The film's other narrative takes place 20 years earlier, chronicling the musician's tempestuous romance with Frances Taylor (the wonderful Emayatzy Corinealdi), the dancer who would eventually become his wife. While this section treads into more conventional territory, the performances help alleviate some of that sense of familiarity.
Cheadle is electric as Davis, slipping into the larger than life personality with a cool swagger that comes through even when he's at his most desperate. The actor gives a predictably strong, charismatic performance. Cheadle also demonstrates considerable talent behind the camera, but despite his best efforts, the genre gets the better of him; something about documenting creative genius seems to befuddle even the most talented of filmmakers.
The bifurcated structure ultimately doesn't leave us with a complete portrait of the man. Admittedly, this may be because when faced with the prospect of turning in a traditional biopic, Cheadle instead opted to leapfrog over the clichés by simply inventing a more interesting story to cover; the majority of the storyline with Braden (including Braden himself) is entirely made up for the movie.

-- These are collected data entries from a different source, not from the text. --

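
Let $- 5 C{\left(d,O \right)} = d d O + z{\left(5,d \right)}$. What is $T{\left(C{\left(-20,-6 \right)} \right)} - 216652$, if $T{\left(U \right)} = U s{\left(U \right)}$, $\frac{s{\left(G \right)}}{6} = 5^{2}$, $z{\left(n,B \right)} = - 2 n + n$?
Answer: $-144502$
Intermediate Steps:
$z{\left(n,B \right)} = - n$
$s{\left(G \right)} = 150$ ($s{\left(G \right)} = 6 \cdot 5^{2} = 6 \cdot 25 = 150$)
$C{\left(d,O \right)} = 1 - \frac{O d^{2}}{5}$ ($C{\left(d,O \right)} = - \frac{d d O - 5}{5} = - \frac{d^{2} O - 5}{5} = - \frac{O d^{2} - 5}{5} = - \frac{-5 + O d^{2}}{5} = 1 - \frac{O d^{2}}{5}$)
$T{\left(U \right)} = 150 U$ ($T{\left(U \right)} = U 150 = 150 U$)
$T{\left(C{\left(-20,-6 \right)} \right)} - 216652 = 150 \left(1 - - \frac{6 \left(-20\right)^{2}}{5}\right) - 216652 = 150 \left(1 - \left(- \frac{6}{5}\right) 400\right) - 216652 = 150 \left(1 + 480\right) - 216652 = 150 \cdot 481 - 216652 = 72150 - 216652 = -144502$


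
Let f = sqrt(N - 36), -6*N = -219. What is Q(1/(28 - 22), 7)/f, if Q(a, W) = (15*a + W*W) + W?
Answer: 117*sqrt(2)/2 ≈ 82.731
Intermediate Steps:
N = 73/2 (N = -1/6*(-219) = 73/2 ≈ 36.500)
Q(a, W) = W + W**2 + 15*a (Q(a, W) = (15*a + W**2) + W = (W**2 + 15*a) + W = W + W**2 + 15*a)
f = sqrt(2)/2 (f = sqrt(73/2 - 36) = sqrt(1/2) = sqrt(2)/2 ≈ 0.70711)
Q(1/(28 - 22), 7)/f = (7 + 7**2 + 15/(28 - 22))/((sqrt(2)/2)) = (7 + 49 + 15/6)*sqrt(2) = (7 + 49 + 15*(1/6))*sqrt(2) = (7 + 49 + 5/2)*sqrt(2) = 117*sqrt(2)/2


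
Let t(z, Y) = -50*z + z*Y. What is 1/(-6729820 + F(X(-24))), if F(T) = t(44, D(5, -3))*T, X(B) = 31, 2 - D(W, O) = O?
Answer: -1/6791200 ≈ -1.4725e-7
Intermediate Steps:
D(W, O) = 2 - O
t(z, Y) = -50*z + Y*z
F(T) = -1980*T (F(T) = (44*(-50 + (2 - 1*(-3))))*T = (44*(-50 + (2 + 3)))*T = (44*(-50 + 5))*T = (44*(-45))*T = -1980*T)
1/(-6729820 + F(X(-24))) = 1/(-6729820 - 1980*31) = 1/(-6729820 - 61380) = 1/(-6791200) = -1/6791200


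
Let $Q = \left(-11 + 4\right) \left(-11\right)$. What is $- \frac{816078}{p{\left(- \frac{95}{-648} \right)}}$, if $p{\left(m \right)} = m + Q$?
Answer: $- \frac{528818544}{49991} \approx -10578.0$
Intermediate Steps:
$Q = 77$ ($Q = \left(-7\right) \left(-11\right) = 77$)
$p{\left(m \right)} = 77 + m$ ($p{\left(m \right)} = m + 77 = 77 + m$)
$- \frac{816078}{p{\left(- \frac{95}{-648} \right)}} = - \frac{816078}{77 - \frac{95}{-648}} = - \frac{816078}{77 - - \frac{95}{648}} = - \frac{816078}{77 + \frac{95}{648}} = - \frac{816078}{\frac{49991}{648}} = \left(-816078\right) \frac{648}{49991} = - \frac{528818544}{49991}$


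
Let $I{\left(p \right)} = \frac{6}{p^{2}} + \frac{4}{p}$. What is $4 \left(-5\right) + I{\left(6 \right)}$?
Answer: $- \frac{115}{6} \approx -19.167$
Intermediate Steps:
$I{\left(p \right)} = \frac{4}{p} + \frac{6}{p^{2}}$ ($I{\left(p \right)} = \frac{6}{p^{2}} + \frac{4}{p} = \frac{4}{p} + \frac{6}{p^{2}}$)
$4 \left(-5\right) + I{\left(6 \right)} = 4 \left(-5\right) + \frac{2 \left(3 + 2 \cdot 6\right)}{36} = -20 + 2 \cdot \frac{1}{36} \left(3 + 12\right) = -20 + 2 \cdot \frac{1}{36} \cdot 15 = -20 + \frac{5}{6} = - \frac{115}{6}$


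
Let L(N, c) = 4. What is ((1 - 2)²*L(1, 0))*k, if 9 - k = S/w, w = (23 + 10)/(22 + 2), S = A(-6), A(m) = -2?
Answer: 460/11 ≈ 41.818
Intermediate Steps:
S = -2
w = 11/8 (w = 33/24 = 33*(1/24) = 11/8 ≈ 1.3750)
k = 115/11 (k = 9 - (-2)/11/8 = 9 - (-2)*8/11 = 9 - 1*(-16/11) = 9 + 16/11 = 115/11 ≈ 10.455)
((1 - 2)²*L(1, 0))*k = ((1 - 2)²*4)*(115/11) = ((-1)²*4)*(115/11) = (1*4)*(115/11) = 4*(115/11) = 460/11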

Just as the artist bristles when the journalist refers to the music he makes as "jazz" -- Davis insists that the writer call it "social music" -- so too does Cheadle work to avoid letting his film fall into those easily defined categories. He draws a clear influence from blaxploitation films of the 1970's, and there's more than a little "Super Fly" to those crime sequences. And while the details may not be accurate, it does make for a wildly entertaining ride, and honestly that counts for a lot.
In the end, "Miles Ahead" is all the more fascinating for its flaws, and Cheadle's unconventional choices hint that he has instincts that could make for an interesting career behind the camera. He adds stylistic flourishes that give the film a propulsive, unpredictable energy that's as bold and dynamic as Davis's music, finding ways to cleverly transition between the timeframes, like when the back of an elevator pushes open to reveal itself as a doorway to the past, and one exhilarating sequence in which the two timelines suddenly bleed together at a boxing match.
Editors John Axelrad and Kayla Emter are key in creating the film's jazzy, improvisatory feel. As a filmmaker, you can sense Cheadle's passion for the material behind every frame, even when he sacrifices authenticity for sheer entertainment value. The film doesn't quite come together, but when films like "I Saw the Light" are still being released, Cheadle deserves credit for taking a chance.